Comment ont elles trouvé le courage d’affronter, seule le plus souvent, le regard et le jugement des autres face à leurs douleurs, à leurs malheurs ? Comment ont elles réussi à les convaincre face aux réponses données par leur mari ?

« … Les postures de défense de ces derniers  se résument en 4 attitudes. Le déni (33%), la volonté de minorer les faits (30%), le retournement de l’accusation (22%) et l’absence (15%)… pas un seul n’avoue les faits … « il fait comme bon lui semble avec sa femme » … « il n’a pas frappé bien fort » … « le bâton n’était pas bien gros » … ou encore il aime représenter sa femme comme hystérique, au tempérament faible et passionné, instable et emporté, trompeur et rusé  et dont la désobéissance est synonyme de monde à l’envers, de désordre social… »

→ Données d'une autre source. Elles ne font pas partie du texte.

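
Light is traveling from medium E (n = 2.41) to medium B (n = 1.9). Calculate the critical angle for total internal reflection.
θc = arcsin(n₂/n₁) = 52.03°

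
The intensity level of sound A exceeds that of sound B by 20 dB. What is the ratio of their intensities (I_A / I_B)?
I_A/I_B = 10^(Δβ/10) = 100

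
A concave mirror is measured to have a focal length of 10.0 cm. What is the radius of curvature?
R = 2|f| = 20 cm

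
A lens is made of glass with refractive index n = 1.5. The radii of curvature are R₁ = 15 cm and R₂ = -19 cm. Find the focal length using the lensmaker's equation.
1/f = (n − 1)(1/R₁ − 1/R₂) → f = 16.76 cm (converging lens)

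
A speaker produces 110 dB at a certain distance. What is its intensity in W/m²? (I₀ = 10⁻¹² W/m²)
I = I₀·10^(β/10) = 1.00 × 10⁻¹ W/m²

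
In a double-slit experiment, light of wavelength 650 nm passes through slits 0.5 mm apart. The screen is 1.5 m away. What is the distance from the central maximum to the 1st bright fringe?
y = mλL/d = 1.95 mm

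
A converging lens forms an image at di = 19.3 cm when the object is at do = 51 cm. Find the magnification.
M = −di/do = -0.3784 (inverted image)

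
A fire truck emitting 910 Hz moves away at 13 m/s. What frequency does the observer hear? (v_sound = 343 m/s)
f_obs = f·v/(v + v_s) = 876.8 Hz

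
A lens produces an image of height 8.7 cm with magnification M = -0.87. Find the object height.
ho = |hi|/|M| = 10 cm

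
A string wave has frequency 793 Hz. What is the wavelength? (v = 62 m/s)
λ = v/f = 0.07818 m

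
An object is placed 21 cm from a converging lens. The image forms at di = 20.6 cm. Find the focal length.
1/f = 1/do + 1/di → f = 10.4 cm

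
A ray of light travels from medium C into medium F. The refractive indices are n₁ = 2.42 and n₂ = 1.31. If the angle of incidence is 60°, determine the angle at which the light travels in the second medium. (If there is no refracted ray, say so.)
sin θ₂ = (n₁/n₂)·sin θ₁ = 1.6 > 1, so there is no refracted ray — the light undergoes total internal reflection.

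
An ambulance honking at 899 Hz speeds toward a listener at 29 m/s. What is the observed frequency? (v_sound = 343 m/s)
f_obs = f·v/(v − v_s) = 982 Hz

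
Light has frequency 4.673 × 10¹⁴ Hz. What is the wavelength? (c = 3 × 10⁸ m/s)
λ = c/f = 642 nm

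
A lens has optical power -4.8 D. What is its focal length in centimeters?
f = 1/P = -20.83 cm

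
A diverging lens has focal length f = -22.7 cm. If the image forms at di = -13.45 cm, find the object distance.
1/do = 1/f − 1/di → do = 33.01 cm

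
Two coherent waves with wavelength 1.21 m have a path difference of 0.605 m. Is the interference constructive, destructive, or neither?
destructive — path difference = 0.5λ, an odd multiple of λ/2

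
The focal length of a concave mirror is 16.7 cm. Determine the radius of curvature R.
R = 2|f| = 33.4 cm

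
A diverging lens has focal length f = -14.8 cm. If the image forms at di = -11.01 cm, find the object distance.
1/do = 1/f − 1/di → do = 42.99 cm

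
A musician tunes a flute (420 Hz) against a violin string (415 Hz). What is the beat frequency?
5 Hz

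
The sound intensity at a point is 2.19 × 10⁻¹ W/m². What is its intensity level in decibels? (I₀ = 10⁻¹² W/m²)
β = 10·log₁₀(I/I₀) = 113.4 dB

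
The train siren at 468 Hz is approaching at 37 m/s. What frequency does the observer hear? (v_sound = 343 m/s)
f_obs = f·v/(v − v_s) = 524.6 Hz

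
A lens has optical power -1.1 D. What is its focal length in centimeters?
f = 1/P = -90.91 cm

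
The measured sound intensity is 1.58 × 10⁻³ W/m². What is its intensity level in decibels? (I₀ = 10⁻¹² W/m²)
β = 10·log₁₀(I/I₀) = 91.99 dB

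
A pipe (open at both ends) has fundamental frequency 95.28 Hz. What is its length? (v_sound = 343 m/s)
L = v/(2f₁) = 1.8 m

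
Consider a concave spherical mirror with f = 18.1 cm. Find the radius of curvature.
R = 2|f| = 36.2 cm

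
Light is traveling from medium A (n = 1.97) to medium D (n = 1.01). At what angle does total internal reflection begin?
θc = arcsin(n₂/n₁) = 30.84°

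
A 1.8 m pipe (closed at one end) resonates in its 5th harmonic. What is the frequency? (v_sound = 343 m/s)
fₙ = nv/(4L) = 238.2 Hz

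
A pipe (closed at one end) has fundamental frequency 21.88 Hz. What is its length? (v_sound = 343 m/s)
L = v/(4f₁) = 3.919 m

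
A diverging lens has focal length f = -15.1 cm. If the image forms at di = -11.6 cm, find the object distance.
1/do = 1/f − 1/di → do = 50.05 cm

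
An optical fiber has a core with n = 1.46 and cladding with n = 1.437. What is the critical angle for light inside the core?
θc = arcsin(n_cladding/n_core) = 79.82°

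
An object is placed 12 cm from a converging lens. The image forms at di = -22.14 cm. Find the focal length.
1/f = 1/do + 1/di → f = 26.2 cm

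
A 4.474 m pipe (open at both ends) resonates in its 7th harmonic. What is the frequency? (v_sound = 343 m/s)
fₙ = nv/(2L) = 268.3 Hz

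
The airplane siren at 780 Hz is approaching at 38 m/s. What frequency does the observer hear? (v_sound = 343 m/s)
f_obs = f·v/(v − v_s) = 877.2 Hz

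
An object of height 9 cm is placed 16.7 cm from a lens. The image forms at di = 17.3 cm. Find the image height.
hi = (-di/do) × ho = -9.323 cm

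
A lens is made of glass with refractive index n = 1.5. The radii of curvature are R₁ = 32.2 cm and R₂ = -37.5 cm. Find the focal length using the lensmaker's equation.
1/f = (n − 1)(1/R₁ − 1/R₂) → f = 34.65 cm (converging lens)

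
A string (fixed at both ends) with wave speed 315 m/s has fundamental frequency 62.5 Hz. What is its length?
L = v/(2f₁) = 2.52 m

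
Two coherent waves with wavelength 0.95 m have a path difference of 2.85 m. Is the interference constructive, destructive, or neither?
constructive — path difference = 3λ, a whole number of wavelengths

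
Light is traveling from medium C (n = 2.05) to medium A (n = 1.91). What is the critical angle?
θc = arcsin(n₂/n₁) = 68.7°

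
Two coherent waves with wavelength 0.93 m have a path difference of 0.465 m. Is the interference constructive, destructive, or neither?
destructive — path difference = 0.5λ, an odd multiple of λ/2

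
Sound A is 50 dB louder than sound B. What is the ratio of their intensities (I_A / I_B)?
I_A/I_B = 10^(Δβ/10) = 100000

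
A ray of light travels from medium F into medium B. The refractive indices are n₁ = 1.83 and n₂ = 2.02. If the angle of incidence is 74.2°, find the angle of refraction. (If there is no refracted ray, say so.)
sin θ₂ = (n₁/n₂)·sin θ₁ = 0.8717 → θ₂ = 60.66°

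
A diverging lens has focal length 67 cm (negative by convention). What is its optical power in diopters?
P = 1/f = -1.493 D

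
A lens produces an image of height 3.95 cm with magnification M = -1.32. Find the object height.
ho = |hi|/|M| = 2.992 cm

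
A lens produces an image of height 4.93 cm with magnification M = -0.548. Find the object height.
ho = |hi|/|M| = 8.996 cm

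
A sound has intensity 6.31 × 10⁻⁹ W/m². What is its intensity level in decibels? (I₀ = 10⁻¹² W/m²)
β = 10·log₁₀(I/I₀) = 38 dB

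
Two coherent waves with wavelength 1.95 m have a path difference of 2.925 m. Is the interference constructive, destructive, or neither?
destructive — path difference = 1.5λ, an odd multiple of λ/2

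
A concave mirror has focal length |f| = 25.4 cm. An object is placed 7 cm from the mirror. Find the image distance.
f = +25.4 cm (concave); 1/di = 1/f − 1/do → di = -9.663 cm (virtual image, behind mirror)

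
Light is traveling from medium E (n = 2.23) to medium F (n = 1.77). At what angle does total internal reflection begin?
θc = arcsin(n₂/n₁) = 52.53°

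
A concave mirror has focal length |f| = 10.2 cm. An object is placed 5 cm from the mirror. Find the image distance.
f = +10.2 cm (concave); 1/di = 1/f − 1/do → di = -9.808 cm (virtual image, behind mirror)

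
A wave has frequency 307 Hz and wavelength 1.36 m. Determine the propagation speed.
v = fλ = 417.5 m/s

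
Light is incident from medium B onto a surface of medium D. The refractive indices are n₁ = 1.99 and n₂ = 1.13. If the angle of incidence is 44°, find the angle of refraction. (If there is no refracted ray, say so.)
sin θ₂ = (n₁/n₂)·sin θ₁ = 1.223 > 1, so there is no refracted ray — the light undergoes total internal reflection.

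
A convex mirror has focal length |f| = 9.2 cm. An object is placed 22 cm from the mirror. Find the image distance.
f = −9.2 cm (convex); 1/di = 1/f − 1/do → di = -6.487 cm (virtual image, behind mirror)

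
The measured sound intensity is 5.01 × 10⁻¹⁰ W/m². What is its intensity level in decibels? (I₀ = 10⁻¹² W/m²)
β = 10·log₁₀(I/I₀) = 27 dB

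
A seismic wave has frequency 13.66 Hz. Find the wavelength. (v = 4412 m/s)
λ = v/f = 323 m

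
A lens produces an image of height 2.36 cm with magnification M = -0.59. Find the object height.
ho = |hi|/|M| = 4 cm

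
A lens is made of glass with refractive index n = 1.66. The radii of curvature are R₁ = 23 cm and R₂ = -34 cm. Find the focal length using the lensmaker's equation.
1/f = (n − 1)(1/R₁ − 1/R₂) → f = 20.79 cm (converging lens)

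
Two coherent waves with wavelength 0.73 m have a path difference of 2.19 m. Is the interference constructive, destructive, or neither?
constructive — path difference = 3λ, a whole number of wavelengths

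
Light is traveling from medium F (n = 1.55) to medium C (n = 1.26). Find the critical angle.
θc = arcsin(n₂/n₁) = 54.38°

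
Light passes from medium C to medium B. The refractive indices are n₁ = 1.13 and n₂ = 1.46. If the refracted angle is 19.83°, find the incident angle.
sin θ₁ = (n₂/n₁)·sin θ₂ → θ₁ = 26°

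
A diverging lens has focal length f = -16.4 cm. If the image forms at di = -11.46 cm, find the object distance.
1/do = 1/f − 1/di → do = 38.05 cm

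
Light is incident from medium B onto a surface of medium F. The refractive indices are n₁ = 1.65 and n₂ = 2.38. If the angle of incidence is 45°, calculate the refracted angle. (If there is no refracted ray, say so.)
sin θ₂ = (n₁/n₂)·sin θ₁ = 0.4902 → θ₂ = 29.36°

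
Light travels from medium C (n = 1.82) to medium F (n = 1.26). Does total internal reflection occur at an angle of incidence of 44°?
θc = arcsin(n₂/n₁) = 43.81°; 44° > θc, so yes — total internal reflection.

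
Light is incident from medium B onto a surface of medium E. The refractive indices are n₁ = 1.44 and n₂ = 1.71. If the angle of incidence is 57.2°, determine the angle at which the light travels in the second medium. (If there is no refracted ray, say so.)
sin θ₂ = (n₁/n₂)·sin θ₁ = 0.7078 → θ₂ = 45.06°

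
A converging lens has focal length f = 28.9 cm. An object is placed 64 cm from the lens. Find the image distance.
1/di = 1/f − 1/do → di = 52.7 cm (real image)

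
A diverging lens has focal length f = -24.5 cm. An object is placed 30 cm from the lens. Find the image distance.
1/di = 1/f − 1/do → di = -13.49 cm (virtual image)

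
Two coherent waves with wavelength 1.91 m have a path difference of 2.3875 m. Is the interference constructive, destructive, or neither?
neither (partial) — path difference = 1.25λ, neither a whole number of wavelengths nor an odd multiple of λ/2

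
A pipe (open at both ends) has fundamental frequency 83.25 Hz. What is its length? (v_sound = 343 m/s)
L = v/(2f₁) = 2.06 m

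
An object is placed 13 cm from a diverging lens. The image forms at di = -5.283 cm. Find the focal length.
1/f = 1/do + 1/di → f = -8.9 cm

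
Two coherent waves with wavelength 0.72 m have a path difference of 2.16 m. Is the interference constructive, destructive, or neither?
constructive — path difference = 3λ, a whole number of wavelengths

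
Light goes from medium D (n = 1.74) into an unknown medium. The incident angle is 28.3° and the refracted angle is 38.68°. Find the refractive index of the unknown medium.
n₂ = n₁·sin θ₁ / sin θ₂ = 1.32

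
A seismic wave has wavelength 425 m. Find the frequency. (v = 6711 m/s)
f = v/λ = 15.79 Hz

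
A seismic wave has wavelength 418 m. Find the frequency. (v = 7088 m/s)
f = v/λ = 16.96 Hz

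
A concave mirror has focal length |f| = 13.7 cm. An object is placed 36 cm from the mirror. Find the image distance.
f = +13.7 cm (concave); 1/di = 1/f − 1/do → di = 22.12 cm (real image, in front of mirror)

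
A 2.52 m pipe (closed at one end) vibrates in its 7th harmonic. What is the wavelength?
λₙ = 4L/n = 1.44 m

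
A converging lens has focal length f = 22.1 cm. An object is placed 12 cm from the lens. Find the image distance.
1/di = 1/f − 1/do → di = -26.26 cm (virtual image)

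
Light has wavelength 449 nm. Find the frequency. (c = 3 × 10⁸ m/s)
f = c/λ = 6.682 × 10¹⁴ Hz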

Je veux imaginer que tu n’as pas vécu cela …

Et je veux croire qu’une femme, que ce soit toi ou toutes celles de ma famille, quelle que soit l’époque de leur existence, a toujours eu les mêmes désirs, les mêmes pulsions, les mêmes ressentis, les mêmes révoltes. Qu’une mère a toujours eu le même amour pour ses enfants, les mêmes instincts, les mêmes peurs et les mêmes désespoirs.